Hi Keri! This is so "RIGHT NOW" for me! I have so many things going now... and I struggle with " the desire to wake up and Create JUST BECAUSE...and the need to make some $ with items that I know will sell/ have sold. I am like a frog in quicksand with the frustration!.. I want to be able to Jump into Action.. yet the everyday balance of paying the bills and daily living needs seem to stifle the spontaneity.When the creative me wins out .. I am happier for the moment; but the grown up in me says "Debi, you need to make some $ !" So the question is ... " how do I compromise and balance .. so that both needs are met? The need for Spontaneous Creativity .. and the need to pay the bills ! Any advice ? ..
And...... thanks for being here! This site has helped me in so many ways... ! Just had to let you know!

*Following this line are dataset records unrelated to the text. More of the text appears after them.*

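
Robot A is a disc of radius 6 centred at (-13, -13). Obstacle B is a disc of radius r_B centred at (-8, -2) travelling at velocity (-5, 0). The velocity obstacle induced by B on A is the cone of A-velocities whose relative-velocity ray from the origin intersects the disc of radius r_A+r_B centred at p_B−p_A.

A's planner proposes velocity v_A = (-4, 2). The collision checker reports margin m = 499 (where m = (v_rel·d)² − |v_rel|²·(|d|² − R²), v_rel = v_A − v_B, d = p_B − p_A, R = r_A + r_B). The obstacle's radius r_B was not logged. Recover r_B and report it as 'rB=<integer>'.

m = 499
d = (5, 11);  v_rel = (1, 2),  |v_rel|² = 5
v_rel×d = (1)·(11) − (2)·(5) = 1
since m = R²·5 − 1²:  R² = (1 + 499) / 5 = 100
R = √100 = 10  ⇒  r_B = 10 − 6 = 4

rB=4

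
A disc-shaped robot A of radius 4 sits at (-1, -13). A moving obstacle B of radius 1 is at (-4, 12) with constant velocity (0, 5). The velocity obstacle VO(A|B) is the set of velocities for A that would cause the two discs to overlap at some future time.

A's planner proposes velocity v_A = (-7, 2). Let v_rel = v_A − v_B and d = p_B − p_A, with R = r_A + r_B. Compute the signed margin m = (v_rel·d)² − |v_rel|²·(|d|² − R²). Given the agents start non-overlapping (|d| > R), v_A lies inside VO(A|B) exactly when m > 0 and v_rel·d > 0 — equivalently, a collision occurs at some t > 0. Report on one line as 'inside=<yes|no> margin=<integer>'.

d = (-3, 25),  |d|² = 634;  R = 4+1 = 5,  c = 634−5² = 609
v_rel = (-7, -3),  |v_rel|² = 58;  v_rel·d = (-7)·(-3) + (-3)·(25) = -54
58·t² + 108·t + 609 = 0  ⇒  m = (-54)² − 58·609 = -32406
m = -32406 < 0,  v_rel·d = -54 < 0  ⇒  outside

inside=no margin=-32406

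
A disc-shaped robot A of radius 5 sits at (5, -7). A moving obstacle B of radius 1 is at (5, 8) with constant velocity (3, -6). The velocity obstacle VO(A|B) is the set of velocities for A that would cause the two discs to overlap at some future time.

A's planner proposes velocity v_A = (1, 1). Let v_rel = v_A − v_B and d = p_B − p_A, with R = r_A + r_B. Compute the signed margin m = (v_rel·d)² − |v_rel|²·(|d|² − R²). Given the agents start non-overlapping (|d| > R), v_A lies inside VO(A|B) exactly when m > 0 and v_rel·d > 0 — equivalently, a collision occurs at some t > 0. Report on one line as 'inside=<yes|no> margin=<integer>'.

d = (0, 15),  |d|² = 225;  R = 5+1 = 6,  c = 225−6² = 189
v_rel = (-2, 7),  |v_rel|² = 53;  v_rel·d = (-2)·(0) + (7)·(15) = 105
53·t² − 210·t + 189 = 0  ⇒  m = 105² − 53·189 = 1008
m = 1008 > 0,  v_rel·d = 105 > 0  ⇒  inside

inside=yes margin=1008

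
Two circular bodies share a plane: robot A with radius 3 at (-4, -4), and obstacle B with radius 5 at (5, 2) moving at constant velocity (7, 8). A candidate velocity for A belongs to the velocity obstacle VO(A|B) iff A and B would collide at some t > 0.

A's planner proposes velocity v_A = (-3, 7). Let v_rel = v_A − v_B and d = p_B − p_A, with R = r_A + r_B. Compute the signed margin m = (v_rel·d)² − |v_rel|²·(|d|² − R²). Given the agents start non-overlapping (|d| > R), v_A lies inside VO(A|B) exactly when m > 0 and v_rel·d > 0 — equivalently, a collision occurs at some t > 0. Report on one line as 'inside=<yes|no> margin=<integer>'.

d = (9, 6),  |d|² = 117;  R = 3+5 = 8,  c = 117−8² = 53
v_rel = (-10, -1),  |v_rel|² = 101;  v_rel·d = (-10)·(9) + (-1)·(6) = -96
101·t² + 192·t + 53 = 0  ⇒  m = (-96)² − 101·53 = 3863
m = 3863 > 0,  v_rel·d = -96 < 0  ⇒  outside

inside=no margin=3863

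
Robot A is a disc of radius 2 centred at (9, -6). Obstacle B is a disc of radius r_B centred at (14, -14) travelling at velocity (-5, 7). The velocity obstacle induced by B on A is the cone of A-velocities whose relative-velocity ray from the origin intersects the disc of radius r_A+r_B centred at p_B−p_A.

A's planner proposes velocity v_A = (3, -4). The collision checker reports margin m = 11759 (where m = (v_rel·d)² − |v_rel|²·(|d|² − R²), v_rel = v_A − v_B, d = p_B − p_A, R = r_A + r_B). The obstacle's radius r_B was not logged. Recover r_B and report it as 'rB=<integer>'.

m = 11759
d = (5, -8);  v_rel = (8, -11),  |v_rel|² = 185
v_rel×d = (8)·(-8) − (-11)·(5) = -9
since m = R²·185 − (-9)²:  R² = (81 + 11759) / 185 = 64
R = √64 = 8  ⇒  r_B = 8 − 2 = 6

rB=6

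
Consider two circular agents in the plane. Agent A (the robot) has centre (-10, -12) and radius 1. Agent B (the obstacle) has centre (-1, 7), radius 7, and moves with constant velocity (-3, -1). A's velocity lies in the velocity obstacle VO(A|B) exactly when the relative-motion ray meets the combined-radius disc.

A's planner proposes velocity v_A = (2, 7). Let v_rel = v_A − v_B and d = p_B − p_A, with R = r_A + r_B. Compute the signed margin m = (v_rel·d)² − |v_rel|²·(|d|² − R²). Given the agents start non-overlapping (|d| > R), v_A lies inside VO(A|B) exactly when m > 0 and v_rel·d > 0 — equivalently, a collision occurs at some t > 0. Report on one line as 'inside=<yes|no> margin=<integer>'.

d = (9, 19),  |d|² = 442;  R = 1+7 = 8,  c = 442−8² = 378
v_rel = (5, 8),  |v_rel|² = 89;  v_rel·d = (5)·(9) + (8)·(19) = 197
89·t² − 394·t + 378 = 0  ⇒  m = 197² − 89·378 = 5167
m = 5167 > 0,  v_rel·d = 197 > 0  ⇒  inside

inside=yes margin=5167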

Wow, I struggle with wondering if I should stop doing totally different things and coming up with one "style". I get bored easily and I end up working on things that don't look like they came from the same artist. Just today I dropped off two pieces of art that couldn't be any different than each other. One is a painting of a very graphic zebra while the other is a mixed media, very personal, feminine form sculpture. I was struggling with these two sitting side by side in a downtown art exhibit. Will people wonder if they are of the same artist or will they just assume that they are by two different artists? Well I decided to always create from passion and not from what I think will sell or what my "public" wants to see. Otherwise I become more of a "manufacturing" artist.
Posted by: Pinky on September 27, 2004 03:02 PMlovely entry keri. i'm printing it out and putting it on my inspiration "clothespin" line.